Parlons-en ! « En France, on n'a pas de pétrole, mais on a des idées ». Un slogan très répandu, qui a connu son heure de gloire au moment du deuxième choc pétrolier. Essayons de pousser l'analyse un peu plus loin, à la limite de la caricature.

Quand on concrétise ses idées, on ne sait pas les promouvoir. Quand on les promeut, on ne sait pas les vendre. Quand on les vend, on n'assure pas le service après-vente. Quand on a un service après-vente, on n'est pas certain qu'il fonctionne... Quel rendement !

Cette forme d'incapacité culturelle et intellectuelle à surmonter notre tendance naturelle à nous complaire dans l'autosatisfaction, associée à une pratique d'irresponsabilité bureaucratique dans tous les domaines, au nom séculaire, depuis Jean de la Fontaine : le Mal Français, qu'Alain Peyrefitte a su mettre en exergue. Encore aujourd'hui aucun secteur d'activité, public ou privé, n'échappe à cette critique permanente qui s'apparente à une sorte d'immobilisme au nom d'une orthodoxie française.

De l'idée à la réalisation

D'énormes progrès ont pourtant été faits. L'innovation a beaucoup apporté tant en matière de communication, de présentation du service, de design, d'automatisation et surtout avec Internet pour améliorer la relation à la personne. Et pourtant... Certes, dans la tête d'une grande partie des français, heureusement, il y a du mieux. Les mentalités sont toujours en pleine mutation. Leur regard sur l'Etat et sur l'entreprise reste confus. Ils sont toujours embourbés dans le problème du chômage qui demeure l'une de leurs préoccupations essentielles. Ils n'ont d'autre choix que de continuer à espérer en l'entreprise, à sa capacité d'innover et de créer la richesse et les ressources nécessaires pour parvenir à de nouveaux équilibres. Beaucoup d'entreprises ont tardé à prendre en considération les exigences du français consommateur. L'Etat est toujours perçu comme n'intervenant toujours qu'en tant que voiture « balai », ce qui n'est pas toujours le cas. Lorsqu'il anticipe, il est souvent contraint à agir seul. Dans l'UE, la concurrence, libre et non faussée, n'arrange rien. Les secteurs d'innovation sont très nombreux et la France n'est pas à la traîne. Mais entre l'idée, la réalisation, la promotion et la vente, la route est longue.

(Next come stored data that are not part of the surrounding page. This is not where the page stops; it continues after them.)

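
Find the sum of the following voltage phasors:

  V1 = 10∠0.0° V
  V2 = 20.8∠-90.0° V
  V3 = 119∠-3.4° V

Step 1 — Convert each phasor to rectangular form:
  V1 = 10·(cos(0.0°) + j·sin(0.0°)) = 10 V
  V2 = 20.8·(cos(-90.0°) + j·sin(-90.0°)) = 0 - j20.8 V
  V3 = 119·(cos(-3.4°) + j·sin(-3.4°)) = 118.8 - j7.057 V
Step 2 — Sum components: V_total = 128.8 - j27.86 V.
Step 3 — Convert to polar: |V_total| = 131.8 V, ∠V_total = -12.2°.

V_total = 131.8∠-12.2° V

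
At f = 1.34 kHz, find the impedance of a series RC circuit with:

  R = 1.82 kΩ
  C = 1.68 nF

Step 1 — Angular frequency: ω = 2π·f = 2π·1340 = 8419 rad/s.
Step 2 — Component impedances:
  R: Z = R = 1820 Ω
  C: Z = 1/(jωC) = -j/(ω·C) = 0 - j7.07e+04 Ω
Step 3 — Series combination: Z_total = R + C = 1820 - j7.07e+04 Ω = 7.072e+04∠-88.5° Ω.

Z = 1820 - j7.07e+04 Ω = 7.072e+04∠-88.5° Ω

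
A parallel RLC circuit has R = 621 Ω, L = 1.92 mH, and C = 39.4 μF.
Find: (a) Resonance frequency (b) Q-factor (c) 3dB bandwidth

Step 1 — Resonance: ω₀ = 1/√(LC) = 1/√(0.00192·3.94e-05) = 3636 rad/s.
Step 2 — f₀ = ω₀/(2π) = 578.7 Hz.
Step 3 — Parallel Q: Q = R/(ω₀L) = 621/(3636·0.00192) = 88.96.
Step 4 — Bandwidth: Δω = ω₀/Q = 40.87 rad/s; BW = Δω/(2π) = 6.505 Hz.

(a) f₀ = 578.7 Hz  (b) Q = 88.96  (c) BW = 6.505 Hz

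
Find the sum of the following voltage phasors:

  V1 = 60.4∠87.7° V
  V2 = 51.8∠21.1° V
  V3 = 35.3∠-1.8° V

Step 1 — Convert each phasor to rectangular form:
  V1 = 60.4·(cos(87.7°) + j·sin(87.7°)) = 2.424 + j60.35 V
  V2 = 51.8·(cos(21.1°) + j·sin(21.1°)) = 48.33 + j18.65 V
  V3 = 35.3·(cos(-1.8°) + j·sin(-1.8°)) = 35.28 - j1.109 V
Step 2 — Sum components: V_total = 86.03 + j77.89 V.
Step 3 — Convert to polar: |V_total| = 116.1 V, ∠V_total = 42.2°.

V_total = 116.1∠42.2° V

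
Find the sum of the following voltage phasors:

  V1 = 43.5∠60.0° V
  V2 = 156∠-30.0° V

Step 1 — Convert each phasor to rectangular form:
  V1 = 43.5·(cos(60.0°) + j·sin(60.0°)) = 21.75 + j37.67 V
  V2 = 156·(cos(-30.0°) + j·sin(-30.0°)) = 135.1 - j78 V
Step 2 — Sum components: V_total = 156.8 - j40.33 V.
Step 3 — Convert to polar: |V_total| = 162 V, ∠V_total = -14.4°.

V_total = 162∠-14.4° V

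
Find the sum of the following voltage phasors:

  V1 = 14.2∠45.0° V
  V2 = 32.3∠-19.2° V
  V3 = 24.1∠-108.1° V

Step 1 — Convert each phasor to rectangular form:
  V1 = 14.2·(cos(45.0°) + j·sin(45.0°)) = 10.04 + j10.04 V
  V2 = 32.3·(cos(-19.2°) + j·sin(-19.2°)) = 30.5 - j10.62 V
  V3 = 24.1·(cos(-108.1°) + j·sin(-108.1°)) = -7.487 - j22.91 V
Step 2 — Sum components: V_total = 33.06 - j23.49 V.
Step 3 — Convert to polar: |V_total| = 40.55 V, ∠V_total = -35.4°.

V_total = 40.55∠-35.4° V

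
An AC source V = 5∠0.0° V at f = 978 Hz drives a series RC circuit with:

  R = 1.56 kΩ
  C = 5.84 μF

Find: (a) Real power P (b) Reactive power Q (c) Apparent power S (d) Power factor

Step 1 — Angular frequency: ω = 2π·f = 2π·978 = 6145 rad/s.
Step 2 — Component impedances:
  R: Z = R = 1560 Ω
  C: Z = 1/(jωC) = -j/(ω·C) = 0 - j27.87 Ω
Step 3 — Series combination: Z_total = R + C = 1560 - j27.87 Ω = 1560∠-1.0° Ω.
Step 4 — Source phasor: V = 5∠0.0° V = 5 V.
Step 5 — Current: I = V / Z = 0.003204 + j5.723e-05 A = 0.003205∠1.0° A.
Step 6 — Complex power: S = V·I* = 0.01602 - j0.0002862 VA.
Step 7 — Real power: P = Re(S) = 0.01602 W.
Step 8 — Reactive power: Q = Im(S) = -0.0002862 VAR.
Step 9 — Apparent power: |S| = 0.01602 VA.
Step 10 — Power factor: PF = P/|S| = 0.9998 (leading).

(a) P = 0.01602 W  (b) Q = -0.0002862 VAR  (c) S = 0.01602 VA  (d) PF = 0.9998 (leading)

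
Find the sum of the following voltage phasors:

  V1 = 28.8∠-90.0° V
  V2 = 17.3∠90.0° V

Step 1 — Convert each phasor to rectangular form:
  V1 = 28.8·(cos(-90.0°) + j·sin(-90.0°)) = 0 - j28.8 V
  V2 = 17.3·(cos(90.0°) + j·sin(90.0°)) = 0 + j17.3 V
Step 2 — Sum components: V_total = 0 - j11.5 V.
Step 3 — Convert to polar: |V_total| = 11.5 V, ∠V_total = -90.0°.

V_total = 11.5∠-90.0° V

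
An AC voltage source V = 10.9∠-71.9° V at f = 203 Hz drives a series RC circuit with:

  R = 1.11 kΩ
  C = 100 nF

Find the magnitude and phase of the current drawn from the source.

Step 1 — Angular frequency: ω = 2π·f = 2π·203 = 1275 rad/s.
Step 2 — Component impedances:
  R: Z = R = 1110 Ω
  C: Z = 1/(jωC) = -j/(ω·C) = 0 - j7840 Ω
Step 3 — Series combination: Z_total = R + C = 1110 - j7840 Ω = 7918∠-81.9° Ω.
Step 4 — Source phasor: V = 10.9∠-71.9° V = 3.386 - j10.36 V.
Step 5 — Ohm's law: I = V / Z_total = (3.386 - j10.36) / (1110 - j7840) = 0.001355 + j0.00024 A.
Step 6 — Convert to polar: |I| = 0.001377 A, ∠I = 10.0°.

I = 0.001377∠10.0° A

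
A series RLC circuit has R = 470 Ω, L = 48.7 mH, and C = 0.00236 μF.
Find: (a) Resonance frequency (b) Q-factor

Step 1 — Resonance condition Im(Z)=0 gives ω₀ = 1/√(LC).
Step 2 — ω₀ = 1/√(0.0487·2.36e-09) = 9.328e+04 rad/s.
Step 3 — f₀ = ω₀/(2π) = 1.485e+04 Hz.
Step 4 — Series Q: Q = ω₀L/R = 9.328e+04·0.0487/470 = 9.665.

(a) f₀ = 1.485e+04 Hz  (b) Q = 9.665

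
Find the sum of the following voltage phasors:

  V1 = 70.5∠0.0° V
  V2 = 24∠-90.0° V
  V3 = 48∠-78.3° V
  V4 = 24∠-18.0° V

Step 1 — Convert each phasor to rectangular form:
  V1 = 70.5·(cos(0.0°) + j·sin(0.0°)) = 70.5 V
  V2 = 24·(cos(-90.0°) + j·sin(-90.0°)) = 0 - j24 V
  V3 = 48·(cos(-78.3°) + j·sin(-78.3°)) = 9.734 - j47 V
  V4 = 24·(cos(-18.0°) + j·sin(-18.0°)) = 22.83 - j7.416 V
Step 2 — Sum components: V_total = 103.1 - j78.42 V.
Step 3 — Convert to polar: |V_total| = 129.5 V, ∠V_total = -37.3°.

V_total = 129.5∠-37.3° V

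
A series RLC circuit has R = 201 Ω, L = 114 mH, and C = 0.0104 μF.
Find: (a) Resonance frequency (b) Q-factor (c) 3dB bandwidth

Step 1 — Resonance condition Im(Z)=0 gives ω₀ = 1/√(LC).
Step 2 — ω₀ = 1/√(0.114·1.04e-08) = 2.904e+04 rad/s.
Step 3 — f₀ = ω₀/(2π) = 4622 Hz.
Step 4 — Series Q: Q = ω₀L/R = 2.904e+04·0.114/201 = 16.47.
Step 5 — 3dB bandwidth: Δω = ω₀/Q = 1763 rad/s; BW = Δω/(2π) = 280.6 Hz.

(a) f₀ = 4622 Hz  (b) Q = 16.47  (c) BW = 280.6 Hz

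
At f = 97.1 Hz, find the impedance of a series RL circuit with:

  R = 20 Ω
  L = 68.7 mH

Step 1 — Angular frequency: ω = 2π·f = 2π·97.1 = 610.1 rad/s.
Step 2 — Component impedances:
  R: Z = R = 20 Ω
  L: Z = jωL = j·610.1·0.0687 = 0 + j41.91 Ω
Step 3 — Series combination: Z_total = R + L = 20 + j41.91 Ω = 46.44∠64.5° Ω.

Z = 20 + j41.91 Ω = 46.44∠64.5° Ω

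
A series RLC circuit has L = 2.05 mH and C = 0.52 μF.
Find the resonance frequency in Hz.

Step 1 — Resonance condition Im(Z)=0 gives ω₀ = 1/√(LC).
Step 2 — ω₀ = 1/√(0.00205·5.2e-07) = 3.063e+04 rad/s.
Step 3 — f₀ = ω₀/(2π) = 4875 Hz.

f₀ = 4875 Hz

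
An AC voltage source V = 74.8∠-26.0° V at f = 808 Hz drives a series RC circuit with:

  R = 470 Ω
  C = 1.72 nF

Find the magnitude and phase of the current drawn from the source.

Step 1 — Angular frequency: ω = 2π·f = 2π·808 = 5077 rad/s.
Step 2 — Component impedances:
  R: Z = R = 470 Ω
  C: Z = 1/(jωC) = -j/(ω·C) = 0 - j1.145e+05 Ω
Step 3 — Series combination: Z_total = R + C = 470 - j1.145e+05 Ω = 1.145e+05∠-89.8° Ω.
Step 4 — Source phasor: V = 74.8∠-26.0° V = 67.23 - j32.79 V.
Step 5 — Ohm's law: I = V / Z_total = (67.23 - j32.79) / (470 - j1.145e+05) = 0.0002887 + j0.0005859 A.
Step 6 — Convert to polar: |I| = 0.0006532 A, ∠I = 63.8°.

I = 0.0006532∠63.8° A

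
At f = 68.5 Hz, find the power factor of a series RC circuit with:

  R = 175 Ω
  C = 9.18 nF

Step 1 — Angular frequency: ω = 2π·f = 2π·68.5 = 430.4 rad/s.
Step 2 — Component impedances:
  R: Z = R = 175 Ω
  C: Z = 1/(jωC) = -j/(ω·C) = 0 - j2.531e+05 Ω
Step 3 — Series combination: Z_total = R + C = 175 - j2.531e+05 Ω = 2.531e+05∠-90.0° Ω.
Step 4 — Power factor: PF = cos(φ) = Re(Z)/|Z| = 175/2.531e+05 = 0.0006914.
Step 5 — Type: Im(Z) = -2.531e+05 ⇒ leading (phase φ = -90.0°).

PF = 0.0006914 (leading, φ = -90.0°)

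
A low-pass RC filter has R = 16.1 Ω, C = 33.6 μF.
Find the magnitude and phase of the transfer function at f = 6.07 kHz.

Step 1 — Angular frequency: ω = 2π·6070 = 3.814e+04 rad/s.
Step 2 — Transfer function: H(jω) = 1/(1 + jωRC).
Step 3 — Denominator: 1 + jωRC = 1 + j·3.814e+04·16.1·3.36e-05 = 1 + j20.63.
Step 4 — H = 0.002344 - j0.04836.
Step 5 — Magnitude: |H| = 0.04841 (-26.3 dB); phase: φ = -87.2°.

|H| = 0.04841 (-26.3 dB), φ = -87.2°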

Le besoin d'un service de qualité

Depuis des années, des dizaines de milliers de créations d'entreprises ont essentiellement pour objet de faciliter, d'aider, de pallier les manques et de compléter l'action des sociétés pour leur permettre de poursuivre la réalisation de leurs objectifs et de se consacrer à l'essentiel de leur métier. La sous-traitance est un élément essentiel du marché. Dans le monde du service, les particuliers sont également de gros consommateurs. Ce marché devrait être encore très porteur. Mais il est lié à la fois à la capacité de production des entreprises et de consommation des particuliers. Le besoin de service se rencontre partout. Cependant, il faut se garder de croire que les sociétés de service se substitueront à l'entreprise au sens étymologique.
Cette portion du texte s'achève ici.